这一出戏就是齐伯昆导演的,他对眼前这景象还有什么不明白?可他愣是装作什么都不知道的样子,皱着眉问杨云涛道:“怎么回事?小宁儿这好好一个大门,才建起来没多久,就被砸成这样。他这是得罪谁了?”

杨云涛满脸尴尬,讪笑道:“我问问,我问问。”

转头朝张捕头喝斥道:“你既不说,我也不勉强你。你直接回衙门卷铺盖走人吧。”

他直接望向了其他捕快:“谁要是说出来,而且平时表现也不错,我就提他当新捕头。”

张捕头神色大变,连忙道:“大人,我……”

可还没等他说完,就有一个捕快抢在他前面,而且声音之大盖过了张捕头:“大人,是通判大人家的下人拿了曾大人的令牌叫我们来的,说这大门建的僭越了。我们也不懂什么是僭越,张捕头既叫我们来,我们不得不来。”

其他捕快害怕丢了饭碗,而且眼看着张捕头这身捕头的衣服穿不住了,由他一个人背锅总比他们一群人受责罚要强,纷纷附和:“对对,张捕头还说,把这事干好了他请我们吃饭。我们虽不稀罕吃这个饭,但他是我们的上司,他的话我们不敢不听。”

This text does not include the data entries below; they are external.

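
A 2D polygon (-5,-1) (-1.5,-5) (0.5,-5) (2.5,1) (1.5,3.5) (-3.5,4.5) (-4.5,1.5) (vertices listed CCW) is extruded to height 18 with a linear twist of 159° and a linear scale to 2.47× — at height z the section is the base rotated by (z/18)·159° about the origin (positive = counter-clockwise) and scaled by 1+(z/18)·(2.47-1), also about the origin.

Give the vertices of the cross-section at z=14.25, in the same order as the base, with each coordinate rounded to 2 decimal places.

t = z/height = 14.25/18 = 0.791667
s = 1 + (scale-1)·z/height = 1 + (2.47-1)·14.25/18 = 2.163750
θ = twist·z/height = 159°·14.25/18 = 125.8750° = 2.196933 rad
cos θ = -0.586019, sin θ = 0.810297 (intermediates below are computed at full precision and shown rounded to 5 d.p.)
v1: (-5,-1) → rotate → (3.74039,-3.46547) → ×s → (8.09327,-7.49841) → (8.09,-7.50)
v2: (-1.5,-5) → rotate → (4.93052,1.71465) → ×s → (10.66840,3.71007) → (10.67,3.71)
v3: (0.5,-5) → rotate → (3.75848,3.33524) → ×s → (8.13241,7.21663) → (8.13,7.22)
v4: (2.5,1) → rotate → (-2.27534,1.43972) → ×s → (-4.92328,3.11520) → (-4.92,3.12)
v5: (1.5,3.5) → rotate → (-3.71507,-0.83562) → ×s → (-8.03848,-1.80807) → (-8.04,-1.81)
v6: (-3.5,4.5) → rotate → (-1.59527,-5.47313) → ×s → (-3.45177,-11.84248) → (-3.45,-11.84)
v7: (-4.5,1.5) → rotate → (1.42164,-4.52537) → ×s → (3.07607,-9.79176) → (3.08,-9.79)

Cross-section at z=14.25: (8.09,-7.50) (10.67,3.71) (8.13,7.22) (-4.92,3.12) (-8.04,-1.81) (-3.45,-11.84) (3.08,-9.79)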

张捕头的脸色十分难看,怒视着这群落井下石的同僚:“你们、你们……”

不过他很快意识到自救要紧,以后再跟这些捕快算账也不尽,赶紧对杨云涛道:“是通判大人下的令,属下也不得不从。就跟大伙儿说的这般,他是我们的上司,属下位卑,总得听从上官的命令。”

“你这捕快是朝堂给的,可不是通判大人给的。他叫你去杀人,你要不要也去杀人?”杨云涛冷冷道。

他到这桂省一年,脚跟还没站稳;而曾通判在这里做了许多年,手下有一班他的人马。平时杨云涛办事,多多少少还得看他的脸色。尤其是这帮子捕快,叫他们做点事,他们总以各种理由推诿;可曾通判一声令下,却一个个跑得跟孙子似的。杨云涛早有心把这位张捕头拿下了。无奈张捕头做事谨慎,没什么把柄可抓。他这空降的知府一来就无缘无故地把张捕头撸下去,这做法根本就站不住脚,到时候曾通判往京里告上一状,他吃不了也得兜着走。

这会子张捕快递了个现成的把柄给他,他要是再不利用,那就真是无能了。到时候被曾通判吃得连渣滓都不剩。